Vaccines 2 Flashcards
What are the five key functions vaccines aim to achieve?
-Induce immunologic memory
-Prevent infection (rarely, e.g., HPV VLP)
-Prevent disease (e.g., polio)
-Reduce transmission (via secretory IgA)
-Enable herd immunity (~80-95% coverage)
Why do most vaccines prevent disease but not infection?
They block systemic spread (e.g., polio to CNS) but not local replication (e.g., gut shedding).
How do vaccines reduce transmission?
Secretory IgA (mucosal) and IgG neutralize virus in secretions (e.g., nasal, intestinal).
What immune responses are critical for? (give examples):
-Polio: IgA (gut) + IgG (systemic) to block CNS invasion.
-HIV: CTLs + broadly neutralizing antibodies (unachieved).
Compare vaccine types:
- Live/attenuated (Sabin polio/MMR): Strong immunity but reversion risk.
-Subunit (HPV L protein VDL): Safe but needs adjuvants.
-DNA/RNA (COVID-19): Rapid design and no cold chain
What are VLP vaccines? Give an example.
Virus-like particles (non-infectious capsids); e.g., HPV L1 protein produced in yeast.
How do DNA vaccines work?
Plasmid DNA encodes antigens → host cells express them, inducing CTLs + antibodies.

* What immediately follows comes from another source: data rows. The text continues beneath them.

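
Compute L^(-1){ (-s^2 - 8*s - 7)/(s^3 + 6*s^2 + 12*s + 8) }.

Factor the denominator: s^3 + 6*s^2 + 12*s + 8 = (s + 2)^3.
Partial fraction decomposition gives [-1/(s + 2)] + [-4/(s + 2)^2] + [5/(s + 2)^3].
Invert each term: -1/(s + 2) ↔ -e^(-2t); -4/(s + 2)^2 ↔ -4t·e^(-2t); 5/(s + 2)^3 ↔ (5/2)t^2·e^(-2t).

5*t^2*exp(-2*t)/2 - 4*t*exp(-2*t) - exp(-2*t)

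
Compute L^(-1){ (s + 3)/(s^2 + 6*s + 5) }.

Rewrite the denominator: s^2 + 6*s + 5 = (s + 3)^2 - 4.
The form in (s + 3) signals a first-shifting-theorem factor e^(-3t).
Since L{cosh(2t)} = s/(s^2 - 4), the inverse is e^(-3*t)*cosh(2*t).

exp(-3*t)*cosh(2*t)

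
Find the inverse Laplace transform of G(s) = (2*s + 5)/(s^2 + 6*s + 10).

Complete the square in the denominator: s^2 + 6*s + 10 = (s + 3)^2 + 1^2.
Split the numerator to match: 2*s + 5 = 2·(s + 3) - 1·1.
Invert each term: 2·(s + 3)/((s + 3)^2 + 1) ↔ 2e^(-3t)cos(t); -1·1/((s + 3)^2 + 1) ↔ -e^(-3t)sin(t).

-exp(-3*t)*sin(t) + 2*exp(-3*t)*cos(t)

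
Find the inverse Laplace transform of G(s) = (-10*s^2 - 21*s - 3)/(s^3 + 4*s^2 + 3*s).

-1 - 4*exp(-t) - 5*exp(-3*t)

Factor the denominator: s^3 + 4*s^2 + 3*s = s*(s + 1)*(s + 3).
Partial fraction decomposition gives [-1/s] + [-4/(s + 1)] + [-5/(s + 3)].
Invert each term: -1/(s - 0) ↔ -e^(0t); -4/(s + 1) ↔ -4e^(-t); -5/(s + 3) ↔ -5e^(-3t).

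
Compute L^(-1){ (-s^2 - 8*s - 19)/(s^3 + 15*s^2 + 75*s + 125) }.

-2*t^2*exp(-5*t) + 2*t*exp(-5*t) - exp(-5*t)

Factor the denominator: s^3 + 15*s^2 + 75*s + 125 = (s + 5)^3.
Partial fraction decomposition gives [-1/(s + 5)] + [2/(s + 5)^2] + [-4/(s + 5)^3].
Invert each term: -1/(s + 5) ↔ -e^(-5t); 2/(s + 5)^2 ↔ 2t·e^(-5t); -4/(s + 5)^3 ↔ (-2)t^2·e^(-5t).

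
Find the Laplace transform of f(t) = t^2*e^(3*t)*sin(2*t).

L{sin(2t)} = 2/(s^2 + 4).
Multiplying by e^(3t) shifts s → s - 3, so L{e^(3*t)*sin(2*t)} = 2/((s - 3)^2 + 4).
Then apply L{t^2·g(t)} = (-1)^2 d^2/ds^2[G(s)] with G(s) = 2/((s - 3)^2 + 4):
differentiating 2 times and applying the sign gives 4*(3*s^2 - 18*s + 23)/(s^2 - 6*s + 13)^3.

4*(3*s^2 - 18*s + 23)/(s^2 - 6*s + 13)^3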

Name two viral vectors and their advantages:
-Poxviruses (e.g., MVA): Large genome for multiple genes.
-Adenoviruses (e.g., ChAdOx): Strong T-cell responses.
What are advantages of adenovirus vectors (e.g., AstraZeneca)?

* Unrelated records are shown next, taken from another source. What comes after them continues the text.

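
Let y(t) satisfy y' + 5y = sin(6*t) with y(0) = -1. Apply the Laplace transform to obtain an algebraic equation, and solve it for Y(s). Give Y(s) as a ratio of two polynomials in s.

Y(s) = (-s^2 - 30)/(s^3 + 5*s^2 + 36*s + 180)

Laplace-transform each side.
With L{y'} = sY - y(0) = sY - (-1): the LHS transforms to (s + 5)Y - (-1).
The right side is L{sin(6*t)} = 6/(s^2 + 36).
So (s + 5)Y = 6/(s^2 + 36) + (-1).
Divide through and combine into a single rational function.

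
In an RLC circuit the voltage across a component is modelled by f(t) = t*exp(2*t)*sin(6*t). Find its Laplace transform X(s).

X(s) = 12*(s - 2)/(s^2 - 4*s + 40)^2

L{sin(6t)} = 6/(s^2 + 36).
Multiplying by e^(2t) shifts s → s - 2, so L{exp(2*t)*sin(6*t)} = 6/((s - 2)^2 + 36).
Then apply L{t·g(t)} = -d/ds[G(s)] with G(s) = 6/((s - 2)^2 + 36):
differentiating 1 time and applying the sign gives 12*(s - 2)/(s^2 - 4*s + 40)^2.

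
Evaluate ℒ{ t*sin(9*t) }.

18*s/(s^2 + 81)^2

L{sin(9t)} = 9/(s^2 + 81).
Then apply L{t·g(t)} = -d/ds[G(s)] with G(s) = 9/(s^2 + 81):
differentiating 1 time and applying the sign gives 18*s/(s^2 + 81)^2.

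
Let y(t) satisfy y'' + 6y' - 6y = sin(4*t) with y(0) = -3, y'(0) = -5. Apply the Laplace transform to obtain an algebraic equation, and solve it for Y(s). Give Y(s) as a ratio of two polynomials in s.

Laplace-transform each side.
With L{y''} = s^2 Y - s·y(0) - y'(0) and L{y'} = sY - y(0), with y(0) = -3, y'(0) = -5: the LHS transforms to (s^2 + 6*s - 6)Y - (-3*s - 23).
The right side is L{sin(4*t)} = 4/(s^2 + 16).
So (s^2 + 6*s - 6)Y = 4/(s^2 + 16) + (-3*s - 23).
Isolate Y and clear denominators.

Y(s) = (-3*s^3 - 23*s^2 - 48*s - 364)/(s^4 + 6*s^3 + 10*s^2 + 96*s - 96)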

Cold-chain stability, strong T-cell responses, no adjuvant needed.
Why do replication-incompetent vectors avoid pre-existing immunity issues?
Use rare serotypes (e.g., ChAdOx) or animal-derived adenoviruses (e.g., gorilla Ad).

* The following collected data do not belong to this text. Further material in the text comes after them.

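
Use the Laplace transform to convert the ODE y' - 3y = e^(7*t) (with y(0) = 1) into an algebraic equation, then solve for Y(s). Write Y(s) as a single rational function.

Laplace-transform each side.
The derivative rules (L{y'} = sY - y(0) = sY - 1) turn the left side into (s - 3)Y - (1).
The right side is L{e^(7*t)} = 1/(s - 7).
So (s - 3)Y = 1/(s - 7) + (1).
Isolate Y and clear denominators.

Y(s) = (s - 6)/(s^2 - 10*s + 21)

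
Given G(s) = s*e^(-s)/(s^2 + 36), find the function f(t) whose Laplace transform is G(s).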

Why is there no HIV vaccine?
Rapid mutation, immune evasion, integrated provirus, lack of correlates of protection.
What limits DNA vaccine efficacy in humans?
Low immunogenicity; solutions: electroporation, cytokine-encoding plasmids (e.g., IL-12).
How do adjuvants (e.g., alum, ISCOMs) enhance vaccines?
Alum prolongs antigen release; ISCOMs promote CTL responses via cytosolic delivery.